New York and Los Angeles Are Not the Key to Record NHL Ratings, Even if Everyone Keeps Telling You It Is
May 15, 2012 12 Comments
I’ve read a lot of stories in the past few days about how a Stanley Cup Final between the New York Rangers and Los Angeles Kings would be the best thing to ever happen to the NHL. It would set record ratings, no doubt, with the top two television markets involved. Damien Cox said so, The Globe and Mail thought a New York-Los Angeles final would cap a massive run of great fortune for Gary Bettman, Bruce Dowbiggin feels it could set new benchmarks in American ratings as well, and venerable ratings rabblerouser Variety thinks ratings could soar.

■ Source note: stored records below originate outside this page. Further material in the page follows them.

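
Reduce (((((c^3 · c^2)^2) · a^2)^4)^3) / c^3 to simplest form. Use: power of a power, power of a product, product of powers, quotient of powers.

(((((c^3 · c^2)^2) · a^2)^4)^3) / c^3
= ((((c^3 · c^2)^2) · a^2)^12) / c^3    [power of a power]
= ((((c^3 · c^2)^2)^12) · ((a^2)^12)) / c^3    [power of a product]
= (((c^3 · c^2)^24) · ((a^2)^12)) / c^3    [power of a power]
= ((((c^3)^24) · ((c^2)^24)) · ((a^2)^12)) / c^3    [power of a product]
= ((c^72 · ((c^2)^24)) · ((a^2)^12)) / c^3    [power of a power]
= ((c^72 · c^48) · ((a^2)^12)) / c^3    [power of a power]
= (c^120 · ((a^2)^12)) / c^3    [product of powers]
= (c^120 · a^24) / c^3    [power of a power]
= a^24c^117    [quotient of powers]

a^24c^117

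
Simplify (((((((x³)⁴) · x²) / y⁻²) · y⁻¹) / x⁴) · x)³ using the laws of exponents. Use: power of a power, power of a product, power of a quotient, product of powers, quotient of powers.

x³³y³

(((((((x³)⁴) · x²) / y⁻²) · y⁻¹) / x⁴) · x)³
= (((((((x³)⁴) · x²) / y⁻²) · y⁻¹) / x⁴)³) · (x³)    [power of a product]
= (((((((x³)⁴) · x²) / y⁻²) · y⁻¹)³) / ((x⁴)³)) · (x³)    [power of a quotient]
= (((((((x³)⁴) · x²) / y⁻²)³) · ((y⁻¹)³)) / ((x⁴)³)) · (x³)    [power of a product]
= (((((((x³)⁴) · x²)³) / ((y⁻²)³)) · ((y⁻¹)³)) / ((x⁴)³)) · (x³)    [power of a quotient]
= (((((((x³)⁴)³) · ((x²)³)) / ((y⁻²)³)) · ((y⁻¹)³)) / ((x⁴)³)) · (x³)    [power of a product]
= ((((((x³)¹²) · ((x²)³)) / ((y⁻²)³)) · ((y⁻¹)³)) / ((x⁴)³)) · (x³)    [power of a power]
= ((((x³⁶ · ((x²)³)) / ((y⁻²)³)) · ((y⁻¹)³)) / ((x⁴)³)) · (x³)    [power of a power]
= ((((x³⁶ · x⁶) / ((y⁻²)³)) · ((y⁻¹)³)) / ((x⁴)³)) · (x³)    [power of a power]
= (((x⁴² / ((y⁻²)³)) · ((y⁻¹)³)) / ((x⁴)³)) · (x³)    [product of powers]
= (((x⁴² / y⁻⁶) · ((y⁻¹)³)) / ((x⁴)³)) · (x³)    [power of a power]
= (((x⁴² / y⁻⁶) · y⁻³) / ((x⁴)³)) · (x³)    [power of a power]
= (((x⁴² / y⁻⁶) · y⁻³) / x¹²) · (x³)    [power of a power]
= x³³y³    [quotient of powers; product of powers]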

I’m not so easily convinced. I’ve been right a couple of times in these playoffs when it comes to ratings, so I think I deserve a shot at telling you why all of these sources are probably wrong, at least short term. Would a Game 7 between the Rangers and Kings likely shoot at that record we saw for Boston and Vancouver last June? Almost definitely. But the NHL would likely face a slow build getting there, as New York and Los Angeles are fractured when it comes to hockey interest.
Game 7 of the Rangers-Capitals conference semifinal drew a 4.8 in the New York market. Not a bad number, a record for NBC. But it was still getting trounced by literally every game of the five-game laughingstock that was the New York Knicks against the Miami Heat. Game 6 of the series got beaten, not only by the Knicks, but by a regular season Yankees game against Tampa Bay. It’s also a bit of potentially upsetting news for NBC Sports Network, as the much more well-known MSG drew a 5.7 rating for the Rangers first-round Game 7 against the Senators.

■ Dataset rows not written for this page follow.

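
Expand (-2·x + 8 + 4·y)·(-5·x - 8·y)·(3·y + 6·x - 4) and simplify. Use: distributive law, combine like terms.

(-2·x + 8 + 4·y)·(-5·x - 8·y)·(3·y + 6·x - 4)
= (10·x^2 + 16·x·y - 40·x - 64·y - 20·x·y - 32·y^2)·(3·y + 6·x - 4)    [distributive law]
= (10·x^2 - 4·x·y - 40·x - 64·y - 32·y^2)·(3·y + 6·x - 4)    [combine like terms]
= 30·x^2·y + 60·x^3 - 40·x^2 - 12·x·y^2 - 24·x^2·y + 16·x·y - 120·x·y - 240·x^2 + 160·x - 192·y^2 - 384·x·y + 256·y - 96·y^3 - 192·x·y^2 + 128·y^2    [distributive law]
= 6·x^2·y + 60·x^3 - 280·x^2 - 204·x·y^2 - 488·x·y + 160·x - 64·y^2 + 256·y - 96·y^3    [combine like terms]

6·x^2·y + 60·x^3 - 280·x^2 - 204·x·y^2 - 488·x·y + 160·x - 64·y^2 + 256·y - 96·y^3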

Could the team see numbers inflate to “Knicks Round 1” levels by the time the Final hits? We won’t honestly know. Their Eastern Conference Final is against the New Jersey Devils, a team that shares the New York market, and drew between a 2.0-2.5 rating for their second round series against Philadelphia. A 6.5-7.0 rating would be considered good (we’ll probably have a solid number shortly after this publishes), but not an accurate representation of the fanbase. The next time we’ll be able to see that would be Game 1 of a Stanley Cup Final.
While New York is doing pretty well, the team still has to share headlines on New York talk radio with middling Mets and Yankees teams, Tebowmania, and people already curious about the Knicks off-season. you’d almost think that getting stopped here, and making the run for the Stanley Cup next year, would be better because the base is likely to be more hungry for the championship a year after almost getting there, as with the Chicago Blackhawks in 2009 and 2010.

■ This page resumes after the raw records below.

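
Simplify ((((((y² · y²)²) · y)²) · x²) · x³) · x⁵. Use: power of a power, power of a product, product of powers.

((((((y² · y²)²) · y)²) · x²) · x³) · x⁵
= ((((((y² · y²)²)²) · (y²)) · x²) · x³) · x⁵    [power of a product]
= (((((y² · y²)⁴) · (y²)) · x²) · x³) · x⁵    [power of a power]
= ((((((y²)⁴) · ((y²)⁴)) · (y²)) · x²) · x³) · x⁵    [power of a product]
= ((((y⁸ · ((y²)⁴)) · (y²)) · x²) · x³) · x⁵    [power of a power]
= ((((y⁸ · y⁸) · (y²)) · x²) · x³) · x⁵    [power of a power]
= (((y¹⁶ · (y²)) · x²) · x³) · x⁵    [product of powers]
= ((y¹⁸ · x²) · x³) · x⁵    [product of powers]
= x¹⁰·y¹⁸    [product of powers]

x¹⁰·y¹⁸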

Los Angeles is proving even more problematic. There are simply fewer diehard hockey fans in LA, and even more storylines hurting the Kings potential for ratings glory. Both the Lakers and Clippers are still in the post-season, and basketball has always been LA’s first love. The Dodgers are riding the Magic Johnson-purchase-led resurgence, the Angels are a bloody fascinating mess with Albert Pujols on their squad.
It shows in the numbers. A 2.1 for Game 1 of the Western Conference Final simply isn’t going to cut it for the #2 television market. Even more upsetting is that’s a record for NBC Sports Network. Which is double upsetting, because VERSUS once televised two games of an Anaheim Ducks Stanley Cup Final. Los Angeles seems like another market where winning next year after a great run this year would be better.
But you can’t always get what you want, as it’s an unpredictable sport. Both these teams won Game 1 of their series. There’s a good shot we’ll see one or both in the Stanley Cup Final. Yes, having Broadway and Hollywood involved in the Stanley Cup Final would be fantastic, a dream for a league that still needs to win fans back in both markets from the lockout. But those two markets are just not at the right level to bring in record ratings at this point. It had better be a great series, or else it might be diehards only until at least Game 5. I think some, probably all, of the people thinking that aren’t necessary looking that deep into this, and just seeing the bright lights of the big cities.